The orbicularis oculi encircles each eye as a wide, flat muscle. It extends out from the upper and lower eyelids and on to the brow and cheek. Medially, the muscle inserts into and around the medial canthal tendon and lacrimal sac, enabling a pumping action of the sac contents into the nasolacrimal ductal system. Laterally, a ligamentous contribution from the orbicularis oculi is dealt to the lateral canthal tendon, though this contribution is quite minor.

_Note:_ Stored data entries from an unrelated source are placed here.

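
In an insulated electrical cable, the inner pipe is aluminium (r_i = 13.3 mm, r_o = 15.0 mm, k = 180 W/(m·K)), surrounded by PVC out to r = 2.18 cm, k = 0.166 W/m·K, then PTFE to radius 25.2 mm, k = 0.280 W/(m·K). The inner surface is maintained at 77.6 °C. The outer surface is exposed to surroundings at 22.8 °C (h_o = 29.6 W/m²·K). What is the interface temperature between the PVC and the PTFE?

T = 47.6 °C

Resistance network (inner→outer):
  R'_aluminium = ln(0.0150/0.0133)/(2πk) = 0.1203/(2π·180) = 1.064×10^-4 m·K/W
  R'_PVC = ln(0.0218/0.0150)/(2πk) = 0.3739/(2π·0.166) = 0.3584 m·K/W
  R'_PTFE = ln(0.0252/0.0218)/(2πk) = 0.1449/(2π·0.280) = 0.08238 m·K/W
  R'_conv,out = 1/(2πr h) = 1/(2π·0.0252·29.6) = 0.2134 m·K/W
ΣR = 1.064×10^-4 + 0.3584 + 0.08238 + 0.2134 = 0.6543 m·K/W
Q' = ΔT/ΣR = (77.6 °C − 22.8 °C)/0.6543 = 83.75 W/m
From the inner boundary to the PVC/PTFE interface, ΣR_partial = 0.3585 m·K/W.
T_interface = T_in − Q'·ΣR_partial = 77.6 °C − (83.75)(0.3585) = 47.6 °C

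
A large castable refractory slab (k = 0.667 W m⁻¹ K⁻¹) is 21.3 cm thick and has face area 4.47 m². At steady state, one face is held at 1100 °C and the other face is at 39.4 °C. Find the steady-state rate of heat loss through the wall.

Q = kA·ΔT/L = 0.667 × 4.47 × |1100 °C − 39.4 °C| / 0.213 = 14800 W

Q = 14.8 kW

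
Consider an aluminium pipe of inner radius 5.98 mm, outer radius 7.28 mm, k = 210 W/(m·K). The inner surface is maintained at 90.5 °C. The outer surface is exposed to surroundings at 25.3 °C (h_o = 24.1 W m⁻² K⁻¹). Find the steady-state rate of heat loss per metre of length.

Series thermal resistances, inner to outer:
  R'_aluminium = ln(0.00728/0.00598)/(2πk) = 0.1967/(2π·210) = 1.491×10^-4 m·K/W
  R'_conv,out = 1/(2πr h) = 1/(2π·0.00728·24.1) = 0.9071 m·K/W
ΣR = 1.491×10^-4 + 0.9071 = 0.9072 m·K/W
Q' = ΔT/ΣR = (90.5 °C − 25.3 °C)/0.9072 = 71.9 W/m

Q' = 71.9 W/m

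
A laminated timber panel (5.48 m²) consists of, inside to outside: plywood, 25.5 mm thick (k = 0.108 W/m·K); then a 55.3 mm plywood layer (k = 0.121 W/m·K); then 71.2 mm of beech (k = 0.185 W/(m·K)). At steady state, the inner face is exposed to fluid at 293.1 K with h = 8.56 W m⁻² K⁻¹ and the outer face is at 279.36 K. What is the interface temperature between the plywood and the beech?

T = 283.8 K

Treat each layer as a resistance in series:
  R_conv,in = 1/(hA) = 1/(8.56·5.48) = 0.02132 K/W
  R_plywood = L/(kA) = 0.0255/(0.108·5.48) = 0.04309 K/W
  R_plywood = L/(kA) = 0.0553/(0.121·5.48) = 0.08340 K/W
  R_beech = L/(kA) = 0.0712/(0.185·5.48) = 0.07023 K/W
ΣR = 0.02132 + 0.04309 + 0.08340 + 0.07023 = 0.2180 K/W
Q = ΔT/ΣR = (293.1 K − 279.36 K)/0.2180 = 63.03 W
From the inner boundary to the plywood/beech interface, ΣR_partial = 0.1478 K/W.
T_interface = T_in − Q·ΣR_partial = 293.1 K − (63.03)(0.1478) = 283.8 K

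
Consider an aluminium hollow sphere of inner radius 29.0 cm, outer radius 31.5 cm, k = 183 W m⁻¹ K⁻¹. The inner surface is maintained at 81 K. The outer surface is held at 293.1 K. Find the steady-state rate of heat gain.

Q = 1780 kW

Q = 4πk·ΔT/(1/r₁ − 1/r₂) = 4π × 183 × 212.1 / (1/0.290 − 1/0.315) = 1.78×10^6 W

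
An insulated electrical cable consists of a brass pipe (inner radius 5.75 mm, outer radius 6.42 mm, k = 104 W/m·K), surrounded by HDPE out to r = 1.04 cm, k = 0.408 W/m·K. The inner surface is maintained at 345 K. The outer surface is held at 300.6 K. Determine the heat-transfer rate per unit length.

Treat each layer as a resistance in series:
  R'_brass = ln(0.00642/0.00575)/(2πk) = 0.1102/(2π·104) = 1.687×10^-4 m·K/W
  R'_HDPE = ln(0.0104/0.00642)/(2πk) = 0.4824/(2π·0.408) = 0.1882 m·K/W
ΣR = 1.687×10^-4 + 0.1882 = 0.1884 m·K/W
Q' = ΔT/ΣR = (345 K − 300.6 K)/0.1884 = 236 W/m

Q' = 236 W/m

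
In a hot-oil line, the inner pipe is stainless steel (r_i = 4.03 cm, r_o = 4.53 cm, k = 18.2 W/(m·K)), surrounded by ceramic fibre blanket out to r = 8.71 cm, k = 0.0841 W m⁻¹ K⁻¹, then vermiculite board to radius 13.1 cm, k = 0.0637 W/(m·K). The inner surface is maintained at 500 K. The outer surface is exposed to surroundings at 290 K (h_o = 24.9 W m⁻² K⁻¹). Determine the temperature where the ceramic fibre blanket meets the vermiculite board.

T = 387 K

Treat each layer as a resistance in series:
  R'_stainless steel = ln(0.0453/0.0403)/(2πk) = 0.1170/(2π·18.2) = 0.001023 m·K/W
  R'_ceramic fibre blanket = ln(0.0871/0.0453)/(2πk) = 0.6537/(2π·0.0841) = 1.237 m·K/W
  R'_vermiculite board = ln(0.131/0.0871)/(2πk) = 0.4081/(2π·0.0637) = 1.020 m·K/W
  R'_conv,out = 1/(2πr h) = 1/(2π·0.131·24.9) = 0.04879 m·K/W
ΣR = 0.001023 + 1.237 + 1.020 + 0.04879 = 2.307 m·K/W
Q' = ΔT/ΣR = (500 K − 290 K)/2.307 = 91.03 W/m
From the inner boundary to the ceramic fibre blanket/vermiculite board interface, ΣR_partial = 1.238 m·K/W.
T_interface = T_in − Q'·ΣR_partial = 500 K − (91.03)(1.238) = 387 K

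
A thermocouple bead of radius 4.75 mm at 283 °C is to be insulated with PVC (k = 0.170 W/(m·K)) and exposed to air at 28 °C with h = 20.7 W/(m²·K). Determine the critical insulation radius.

For a sphere, r_cr = 2k_ins/h = 2·0.170/20.7 = 0.0164 m = 1.64 cm

r_cr = 1.64 cm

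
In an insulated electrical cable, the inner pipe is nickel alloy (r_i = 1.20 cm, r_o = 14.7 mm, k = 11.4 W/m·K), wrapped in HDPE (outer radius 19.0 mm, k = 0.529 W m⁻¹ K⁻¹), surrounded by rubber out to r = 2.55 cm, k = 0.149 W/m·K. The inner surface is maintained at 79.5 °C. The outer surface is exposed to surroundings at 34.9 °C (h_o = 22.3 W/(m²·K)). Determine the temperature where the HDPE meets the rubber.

T = 74.2 °C

Resistance network (inner→outer):
  R'_nickel alloy = ln(0.0147/0.0120)/(2πk) = 0.2029/(2π·11.4) = 0.002833 m·K/W
  R'_HDPE = ln(0.0190/0.0147)/(2πk) = 0.2566/(2π·0.529) = 0.07720 m·K/W
  R'_rubber = ln(0.0255/0.0190)/(2πk) = 0.2942/(2π·0.149) = 0.3143 m·K/W
  R'_conv,out = 1/(2πr h) = 1/(2π·0.0255·22.3) = 0.2799 m·K/W
ΣR = 0.002833 + 0.07720 + 0.3143 + 0.2799 = 0.6742 m·K/W
Q' = ΔT/ΣR = (79.5 °C − 34.9 °C)/0.6742 = 66.15 W/m
From the inner boundary to the HDPE/rubber interface, ΣR_partial = 0.08003 m·K/W.
T_interface = T_in − Q'·ΣR_partial = 79.5 °C − (66.15)(0.08003) = 74.2 °C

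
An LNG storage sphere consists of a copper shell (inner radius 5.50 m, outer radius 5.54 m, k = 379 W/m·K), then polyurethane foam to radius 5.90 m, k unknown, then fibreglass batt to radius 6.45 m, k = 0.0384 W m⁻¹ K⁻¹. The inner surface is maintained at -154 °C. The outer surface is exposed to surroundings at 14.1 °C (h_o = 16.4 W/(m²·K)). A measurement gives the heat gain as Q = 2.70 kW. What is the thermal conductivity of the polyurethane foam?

ΣR = ΔT/Q = |-154 − 14.1|/2700 = 0.06226 K/W
Known resistances:
  R_copper = (1/5.50 − 1/5.54)/(4πk) = 0.001313/(4π·379) = 2.756×10^-7 K/W
  R_fibreglass batt = (1/5.90 − 1/6.45)/(4πk) = 0.01445/(4π·0.0384) = 0.02995 K/W
  R_conv,out = 1/(4πr²h) = 1/(4π·6.45²·16.4) = 1.166×10^-4 K/W
R_polyurethane foam = ΣR − ΣR_known = 0.06226 − 0.03007 = 0.03219 K/W
(1/r₁−1/r₂)/(4πk) = 0.03219 ⇒ k = 0.01101/(4π·0.03219) = 0.0272 W/m·K

k = 0.0272 W/m·K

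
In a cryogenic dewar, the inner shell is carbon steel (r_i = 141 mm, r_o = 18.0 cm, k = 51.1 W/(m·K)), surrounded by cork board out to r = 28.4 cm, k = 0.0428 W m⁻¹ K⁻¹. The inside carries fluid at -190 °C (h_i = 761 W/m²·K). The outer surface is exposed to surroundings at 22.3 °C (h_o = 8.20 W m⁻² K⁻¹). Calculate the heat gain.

Treat each layer as a resistance in series:
  R_conv,in = 1/(4πr²h) = 1/(4π·0.141²·761) = 0.005260 K/W
  R_carbon steel = (1/0.141 − 1/0.180)/(4πk) = 1.537/(4π·51.1) = 0.002393 K/W
  R_cork board = (1/0.180 − 1/0.284)/(4πk) = 2.034/(4π·0.0428) = 3.783 K/W
  R_conv,out = 1/(4πr²h) = 1/(4π·0.284²·8.20) = 0.1203 K/W
ΣR = 0.005260 + 0.002393 + 3.783 + 0.1203 = 3.911 K/W
Q = ΔT/ΣR = (-190 °C − 22.3 °C)/3.911 = -54.3 W
(Negative Q ⇒ heat flows inward; heat gain = 54.3 W.)

Q = 54.3 W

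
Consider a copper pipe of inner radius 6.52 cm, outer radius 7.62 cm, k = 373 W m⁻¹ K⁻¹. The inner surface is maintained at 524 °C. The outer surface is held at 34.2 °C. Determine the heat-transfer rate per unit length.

Q' = 2πk·ΔT/ln(r₂/r₁) = 2π × 373 × 489.8 / ln(0.0762/0.0652) = 7.36×10^6 W/m

Q' = 7360 kW/m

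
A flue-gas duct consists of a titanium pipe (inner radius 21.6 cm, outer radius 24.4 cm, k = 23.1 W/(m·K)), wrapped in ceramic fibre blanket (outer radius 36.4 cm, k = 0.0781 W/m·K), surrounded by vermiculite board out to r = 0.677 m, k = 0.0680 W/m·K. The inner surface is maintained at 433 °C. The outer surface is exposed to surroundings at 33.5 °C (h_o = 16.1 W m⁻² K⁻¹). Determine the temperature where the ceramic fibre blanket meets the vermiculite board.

Resistance network (inner→outer):
  R'_titanium = ln(0.244/0.216)/(2πk) = 0.1219/(2π·23.1) = 8.398×10^-4 m·K/W
  R'_ceramic fibre blanket = ln(0.364/0.244)/(2πk) = 0.4000/(2π·0.0781) = 0.8151 m·K/W
  R'_vermiculite board = ln(0.677/0.364)/(2πk) = 0.6205/(2π·0.0680) = 1.452 m·K/W
  R'_conv,out = 1/(2πr h) = 1/(2π·0.677·16.1) = 0.01460 m·K/W
ΣR = 8.398×10^-4 + 0.8151 + 1.452 + 0.01460 = 2.283 m·K/W
Q' = ΔT/ΣR = (433 °C − 33.5 °C)/2.283 = 175.0 W/m
From the inner boundary to the ceramic fibre blanket/vermiculite board interface, ΣR_partial = 0.8159 m·K/W.
T_interface = T_in − Q'·ΣR_partial = 433 °C − (175.0)(0.8159) = 290 °C

T = 290 °C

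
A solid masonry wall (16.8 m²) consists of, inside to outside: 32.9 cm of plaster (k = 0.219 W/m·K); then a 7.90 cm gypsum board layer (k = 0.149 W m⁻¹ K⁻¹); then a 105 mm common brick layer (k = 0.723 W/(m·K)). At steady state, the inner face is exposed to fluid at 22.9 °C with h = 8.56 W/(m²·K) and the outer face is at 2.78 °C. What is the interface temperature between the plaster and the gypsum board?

T = 8.70 °C

Treat each layer as a resistance in series:
  R_conv,in = 1/(hA) = 1/(8.56·16.8) = 0.006954 K/W
  R_plaster = L/(kA) = 0.329/(0.219·16.8) = 0.08942 K/W
  R_gypsum board = L/(kA) = 0.0790/(0.149·16.8) = 0.03156 K/W
  R_common brick = L/(kA) = 0.105/(0.723·16.8) = 0.008645 K/W
ΣR = 0.006954 + 0.08942 + 0.03156 + 0.008645 = 0.1366 K/W
Q = ΔT/ΣR = (22.9 °C − 2.78 °C)/0.1366 = 147.3 W
From the inner boundary to the plaster/gypsum board interface, ΣR_partial = 0.09637 K/W.
T_interface = T_in − Q·ΣR_partial = 22.9 °C − (147.3)(0.09637) = 8.70 °C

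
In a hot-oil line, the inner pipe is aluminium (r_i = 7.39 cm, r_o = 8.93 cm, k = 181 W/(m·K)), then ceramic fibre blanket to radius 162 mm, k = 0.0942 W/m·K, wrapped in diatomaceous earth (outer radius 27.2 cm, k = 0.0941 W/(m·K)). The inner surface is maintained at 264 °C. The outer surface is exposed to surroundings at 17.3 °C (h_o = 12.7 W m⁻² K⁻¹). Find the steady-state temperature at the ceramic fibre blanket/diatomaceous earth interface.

Treat each layer as a resistance in series:
  R'_aluminium = ln(0.0893/0.0739)/(2πk) = 0.1893/(2π·181) = 1.664×10^-4 m·K/W
  R'_ceramic fibre blanket = ln(0.162/0.0893)/(2πk) = 0.5956/(2π·0.0942) = 1.006 m·K/W
  R'_diatomaceous earth = ln(0.272/0.162)/(2πk) = 0.5182/(2π·0.0941) = 0.8765 m·K/W
  R'_conv,out = 1/(2πr h) = 1/(2π·0.272·12.7) = 0.04607 m·K/W
ΣR = 1.664×10^-4 + 1.006 + 0.8765 + 0.04607 = 1.929 m·K/W
Q' = ΔT/ΣR = (264 °C − 17.3 °C)/1.929 = 127.9 W/m
From the inner boundary to the ceramic fibre blanket/diatomaceous earth interface, ΣR_partial = 1.006 m·K/W.
T_interface = T_in − Q'·ΣR_partial = 264 °C − (127.9)(1.006) = 135 °C

T = 135 °C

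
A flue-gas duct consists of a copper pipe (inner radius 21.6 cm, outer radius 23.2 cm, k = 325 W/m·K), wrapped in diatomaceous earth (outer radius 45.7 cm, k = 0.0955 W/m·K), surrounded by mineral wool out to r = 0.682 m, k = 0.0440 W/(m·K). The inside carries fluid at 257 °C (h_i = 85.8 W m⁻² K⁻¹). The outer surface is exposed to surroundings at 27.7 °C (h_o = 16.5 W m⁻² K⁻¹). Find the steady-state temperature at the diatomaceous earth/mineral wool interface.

Resistance network (inner→outer):
  R'_conv,in = 1/(2πr h) = 1/(2π·0.216·85.8) = 0.008588 m·K/W
  R'_copper = ln(0.232/0.216)/(2πk) = 0.07146/(2π·325) = 3.499×10^-5 m·K/W
  R'_diatomaceous earth = ln(0.457/0.232)/(2πk) = 0.6779/(2π·0.0955) = 1.130 m·K/W
  R'_mineral wool = ln(0.682/0.457)/(2πk) = 0.4003/(2π·0.0440) = 1.448 m·K/W
  R'_conv,out = 1/(2πr h) = 1/(2π·0.682·16.5) = 0.01414 m·K/W
ΣR = 0.008588 + 3.499×10^-5 + 1.130 + 1.448 + 0.01414 = 2.601 m·K/W
Q' = ΔT/ΣR = (257 °C − 27.7 °C)/2.601 = 88.16 W/m
From the inner boundary to the diatomaceous earth/mineral wool interface, ΣR_partial = 1.139 m·K/W.
T_interface = T_in − Q'·ΣR_partial = 257 °C − (88.16)(1.139) = 157 °C

T = 157 °C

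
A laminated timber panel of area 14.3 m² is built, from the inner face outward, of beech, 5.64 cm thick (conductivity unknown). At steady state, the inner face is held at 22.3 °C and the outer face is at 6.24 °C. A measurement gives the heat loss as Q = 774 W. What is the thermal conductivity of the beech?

ΣR = ΔT/Q = |22.3 − 6.24|/774 = 0.02075 K/W
L/(kA) = 0.02075 ⇒ k = 0.0564/(0.02075·14.3) = 0.190 W/m·K

k = 0.190 W/m·K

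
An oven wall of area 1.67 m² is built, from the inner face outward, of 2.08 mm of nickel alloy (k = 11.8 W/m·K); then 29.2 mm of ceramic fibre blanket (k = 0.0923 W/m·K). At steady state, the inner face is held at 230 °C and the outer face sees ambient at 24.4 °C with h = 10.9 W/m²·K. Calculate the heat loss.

Series thermal resistances, inner to outer:
  R_nickel alloy = L/(kA) = 0.00208/(11.8·1.67) = 1.056×10^-4 K/W
  R_ceramic fibre blanket = L/(kA) = 0.0292/(0.0923·1.67) = 0.1894 K/W
  R_conv,out = 1/(hA) = 1/(10.9·1.67) = 0.05494 K/W
ΣR = 1.056×10^-4 + 0.1894 + 0.05494 = 0.2444 K/W
Q = ΔT/ΣR = (230 °C − 24.4 °C)/0.2444 = 841 W

Q = 841 W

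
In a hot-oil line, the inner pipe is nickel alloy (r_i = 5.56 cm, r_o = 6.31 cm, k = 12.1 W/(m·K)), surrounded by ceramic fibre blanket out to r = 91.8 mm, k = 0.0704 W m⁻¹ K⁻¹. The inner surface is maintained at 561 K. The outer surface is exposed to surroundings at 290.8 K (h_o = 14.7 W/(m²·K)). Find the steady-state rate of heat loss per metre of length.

Q' = 279 W/m

Series thermal resistances, inner to outer:
  R'_nickel alloy = ln(0.0631/0.0556)/(2πk) = 0.1265/(2π·12.1) = 0.001664 m·K/W
  R'_ceramic fibre blanket = ln(0.0918/0.0631)/(2πk) = 0.3749/(2π·0.0704) = 0.8475 m·K/W
  R'_conv,out = 1/(2πr h) = 1/(2π·0.0918·14.7) = 0.1179 m·K/W
ΣR = 0.001664 + 0.8475 + 0.1179 = 0.9671 m·K/W
Q' = ΔT/ΣR = (561 K − 290.8 K)/0.9671 = 279 W/m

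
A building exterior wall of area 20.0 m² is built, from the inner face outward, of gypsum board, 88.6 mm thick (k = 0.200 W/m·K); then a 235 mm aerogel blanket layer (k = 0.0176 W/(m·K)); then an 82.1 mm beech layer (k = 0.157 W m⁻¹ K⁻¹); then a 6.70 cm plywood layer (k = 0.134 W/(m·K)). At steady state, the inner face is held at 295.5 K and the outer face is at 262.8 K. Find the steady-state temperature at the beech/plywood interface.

Series thermal resistances, inner to outer:
  R_gypsum board = L/(kA) = 0.0886/(0.200·20.0) = 0.02215 K/W
  R_aerogel blanket = L/(kA) = 0.235/(0.0176·20.0) = 0.6676 K/W
  R_beech = L/(kA) = 0.0821/(0.157·20.0) = 0.02615 K/W
  R_plywood = L/(kA) = 0.0670/(0.134·20.0) = 0.02500 K/W
ΣR = 0.02215 + 0.6676 + 0.02615 + 0.02500 = 0.7409 K/W
Q = ΔT/ΣR = (295.5 K − 262.8 K)/0.7409 = 44.14 W
From the inner boundary to the beech/plywood interface, ΣR_partial = 0.7159 K/W.
T_interface = T_in − Q·ΣR_partial = 295.5 K − (44.14)(0.7159) = 263.90 K

T = 263.90 K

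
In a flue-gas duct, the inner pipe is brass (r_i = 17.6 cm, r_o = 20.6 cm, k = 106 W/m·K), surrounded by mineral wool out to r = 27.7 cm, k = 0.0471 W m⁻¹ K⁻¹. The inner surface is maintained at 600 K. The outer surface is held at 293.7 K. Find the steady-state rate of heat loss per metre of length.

Treat each layer as a resistance in series:
  R'_brass = ln(0.206/0.176)/(2πk) = 0.1574/(2π·106) = 2.363×10^-4 m·K/W
  R'_mineral wool = ln(0.277/0.206)/(2πk) = 0.2961/(2π·0.0471) = 1.001 m·K/W
ΣR = 2.363×10^-4 + 1.001 = 1.001 m·K/W
Q' = ΔT/ΣR = (600 K − 293.7 K)/1.001 = 306 W/m

Q' = 306 W/m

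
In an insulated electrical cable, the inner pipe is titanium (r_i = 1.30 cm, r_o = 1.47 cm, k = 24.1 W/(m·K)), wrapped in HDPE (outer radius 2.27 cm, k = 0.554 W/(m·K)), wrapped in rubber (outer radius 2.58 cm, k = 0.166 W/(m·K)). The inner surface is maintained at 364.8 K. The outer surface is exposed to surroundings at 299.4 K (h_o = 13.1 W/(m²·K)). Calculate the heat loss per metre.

Treat each layer as a resistance in series:
  R'_titanium = ln(0.0147/0.0130)/(2πk) = 0.1229/(2π·24.1) = 8.116×10^-4 m·K/W
  R'_HDPE = ln(0.0227/0.0147)/(2πk) = 0.4345/(2π·0.554) = 0.1248 m·K/W
  R'_rubber = ln(0.0258/0.0227)/(2πk) = 0.1280/(2π·0.166) = 0.1227 m·K/W
  R'_conv,out = 1/(2πr h) = 1/(2π·0.0258·13.1) = 0.4709 m·K/W
ΣR = 8.116×10^-4 + 0.1248 + 0.1227 + 0.4709 = 0.7192 m·K/W
Q' = ΔT/ΣR = (364.8 K − 299.4 K)/0.7192 = 90.9 W/m

Q' = 90.9 W/m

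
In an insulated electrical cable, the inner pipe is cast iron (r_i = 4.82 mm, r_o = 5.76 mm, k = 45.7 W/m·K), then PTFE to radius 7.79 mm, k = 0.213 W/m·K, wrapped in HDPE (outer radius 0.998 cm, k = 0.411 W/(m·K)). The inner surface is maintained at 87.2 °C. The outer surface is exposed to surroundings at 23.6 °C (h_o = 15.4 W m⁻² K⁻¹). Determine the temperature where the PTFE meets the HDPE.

Treat each layer as a resistance in series:
  R'_cast iron = ln(0.00576/0.00482)/(2πk) = 0.1782/(2π·45.7) = 6.205×10^-4 m·K/W
  R'_PTFE = ln(0.00779/0.00576)/(2πk) = 0.3019/(2π·0.213) = 0.2256 m·K/W
  R'_HDPE = ln(0.00998/0.00779)/(2πk) = 0.2477/(2π·0.411) = 0.09594 m·K/W
  R'_conv,out = 1/(2πr h) = 1/(2π·0.00998·15.4) = 1.036 m·K/W
ΣR = 6.205×10^-4 + 0.2256 + 0.09594 + 1.036 = 1.358 m·K/W
Q' = ΔT/ΣR = (87.2 °C − 23.6 °C)/1.358 = 46.83 W/m
From the inner boundary to the PTFE/HDPE interface, ΣR_partial = 0.2262 m·K/W.
T_interface = T_in − Q'·ΣR_partial = 87.2 °C − (46.83)(0.2262) = 76.6 °C

T = 76.6 °C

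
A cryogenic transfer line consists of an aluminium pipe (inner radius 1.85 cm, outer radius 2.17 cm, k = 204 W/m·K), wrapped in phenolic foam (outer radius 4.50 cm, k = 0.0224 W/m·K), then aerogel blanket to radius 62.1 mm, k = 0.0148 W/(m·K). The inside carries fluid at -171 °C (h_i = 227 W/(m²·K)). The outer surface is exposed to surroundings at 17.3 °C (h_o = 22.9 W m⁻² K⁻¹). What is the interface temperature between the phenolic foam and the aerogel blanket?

T = -59.2 °C

Treat each layer as a resistance in series:
  R'_conv,in = 1/(2πr h) = 1/(2π·0.0185·227) = 0.03790 m·K/W
  R'_aluminium = ln(0.0217/0.0185)/(2πk) = 0.1595/(2π·204) = 1.245×10^-4 m·K/W
  R'_phenolic foam = ln(0.0450/0.0217)/(2πk) = 0.7294/(2π·0.0224) = 5.182 m·K/W
  R'_aerogel blanket = ln(0.0621/0.0450)/(2πk) = 0.3221/(2π·0.0148) = 3.464 m·K/W
  R'_conv,out = 1/(2πr h) = 1/(2π·0.0621·22.9) = 0.1119 m·K/W
ΣR = 0.03790 + 1.245×10^-4 + 5.182 + 3.464 + 0.1119 = 8.796 m·K/W
Q' = ΔT/ΣR = (-171 °C − 17.3 °C)/8.796 = -21.41 W/m
From the inner boundary to the phenolic foam/aerogel blanket interface, ΣR_partial = 5.220 m·K/W.
T_interface = T_in − Q'·ΣR_partial = -171 °C − (-21.41)(5.220) = -59.2 °C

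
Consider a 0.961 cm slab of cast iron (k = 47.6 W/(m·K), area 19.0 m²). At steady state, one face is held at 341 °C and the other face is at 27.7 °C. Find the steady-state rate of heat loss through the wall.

Q = 2.95×10^7 W

Q = kA·ΔT/L = 47.6 × 19.0 × |341 °C − 27.7 °C| / 0.00961 = 2.95×10^7 W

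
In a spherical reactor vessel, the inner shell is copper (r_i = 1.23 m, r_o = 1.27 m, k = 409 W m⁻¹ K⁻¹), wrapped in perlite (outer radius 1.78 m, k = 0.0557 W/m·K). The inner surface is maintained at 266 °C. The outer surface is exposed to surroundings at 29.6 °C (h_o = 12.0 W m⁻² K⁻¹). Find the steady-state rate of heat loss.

Treat each layer as a resistance in series:
  R_copper = (1/1.23 − 1/1.27)/(4πk) = 0.02561/(4π·409) = 4.982×10^-6 K/W
  R_perlite = (1/1.27 − 1/1.78)/(4πk) = 0.2256/(4π·0.0557) = 0.3223 K/W
  R_conv,out = 1/(4πr²h) = 1/(4π·1.78²·12.0) = 0.002093 K/W
ΣR = 4.982×10^-6 + 0.3223 + 0.002093 = 0.3244 K/W
Q = ΔT/ΣR = (266 °C − 29.6 °C)/0.3244 = 729 W

Q = 729 W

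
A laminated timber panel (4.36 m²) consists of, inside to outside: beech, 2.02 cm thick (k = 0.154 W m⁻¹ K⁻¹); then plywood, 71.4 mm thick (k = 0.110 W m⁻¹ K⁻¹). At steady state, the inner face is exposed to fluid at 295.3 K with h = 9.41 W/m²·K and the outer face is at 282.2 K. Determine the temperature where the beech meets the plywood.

Treat each layer as a resistance in series:
  R_conv,in = 1/(hA) = 1/(9.41·4.36) = 0.02437 K/W
  R_beech = L/(kA) = 0.0202/(0.154·4.36) = 0.03008 K/W
  R_plywood = L/(kA) = 0.0714/(0.110·4.36) = 0.1489 K/W
ΣR = 0.02437 + 0.03008 + 0.1489 = 0.2034 K/W
Q = ΔT/ΣR = (295.3 K − 282.2 K)/0.2034 = 64.41 W
From the inner boundary to the beech/plywood interface, ΣR_partial = 0.05445 K/W.
T_interface = T_in − Q·ΣR_partial = 295.3 K − (64.41)(0.05445) = 291.8 K

T = 291.8 K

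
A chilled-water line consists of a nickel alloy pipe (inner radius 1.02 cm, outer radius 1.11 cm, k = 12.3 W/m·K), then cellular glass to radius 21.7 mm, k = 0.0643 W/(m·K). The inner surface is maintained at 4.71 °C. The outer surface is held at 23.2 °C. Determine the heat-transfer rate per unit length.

Treat each layer as a resistance in series:
  R'_nickel alloy = ln(0.0111/0.0102)/(2πk) = 0.08456/(2π·12.3) = 0.001094 m·K/W
  R'_cellular glass = ln(0.0217/0.0111)/(2πk) = 0.6704/(2π·0.0643) = 1.659 m·K/W
ΣR = 0.001094 + 1.659 = 1.660 m·K/W
Q' = ΔT/ΣR = (4.71 °C − 23.2 °C)/1.660 = -11.1 W/m
(Negative Q' ⇒ heat flows inward; heat gain = 11.1 W/m.)

Q' = 11.1 W/m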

Contraction of the orbicularis oculi causes a sphincteric closure of the eyelids over the globe. As a result, lines tangent to the muscle project radially. In the lateral orbital area, these radial lines are better known as lateral orbital rhytids or crow′s feet. It should be noted that in addition to its eye closure function, the orbicularis oculi is also the most powerful depressor of the brow.
Lower eyelid lines result from photoaging of eyelid skin. These lines may be accentuated by the underlying orbicularis oculi muscle. However, because the primary function of the orbicularis oculi in this area is closure of the lower eyelid, a fine balance exists between smoothing fine lines and causing ectropion. The muscles involved in facial expression are seen in relation to the overlying skin in Fig. 20.2 .
Although nasal appearance is largely determined by bony and cartilaginous architecture, muscular anatomy can cause subtle aesthetic problems. A principal muscle on the nasal midvault is the paired, fan-shaped nasalis. Originating at the inferior nasal pyriform aperture, it travels transversely to insert into the aponeurosis of the contralateral muscle.3
Contraction results in “bunny lines.” The depressor septi is an unpaired muscle at the base of the nose innervated by the buccal branch of the facial nerve. Arising from the incisive fossa of the maxilla, it inserts into the caudal septum. Its function is to constrict the nares. However, in doing this, the muscle also brings the nasal tip inferiorly (droopy nasal tip), particularly with a smile. As such, it has been postulated that its transection during rhinoplasty can help to alleviate the “smiling deformity.”8
Similar to the orbicularis oculi, the orbicularis oris functions as a sphincteric muscle encircling the mouth. Contraction of this muscle closes, protrudes, and purses the lips. The upper lip segment inserts into the maxilla just superior to the canine, and the lower lip segment originates on the mandible just lateral to the mentalis. Laterally, the orbicularis oris interdigitates with the depressor anguli oris (DAO) inferiorly and the risorius at the oral commissure.9 Because of its sphincteric function, radial lip lines can result, often called smokers’ lines, though most patients exhibiting them do not have a history of smoking. These lines can become particularly apparent in females as lipstick can bleed into the depths of the lip lines.
The DAO originates at the oblique line of the mandible and inserts at the modiolus of each oral commissure. The DAO′s contraction pulls the oral commissures inferiorly and can cause a chronic downturned commissure resulting in a frowning appearance. Its opposing muscles are the risorius and zygomaticus major, which serve to elevate the oral commissure.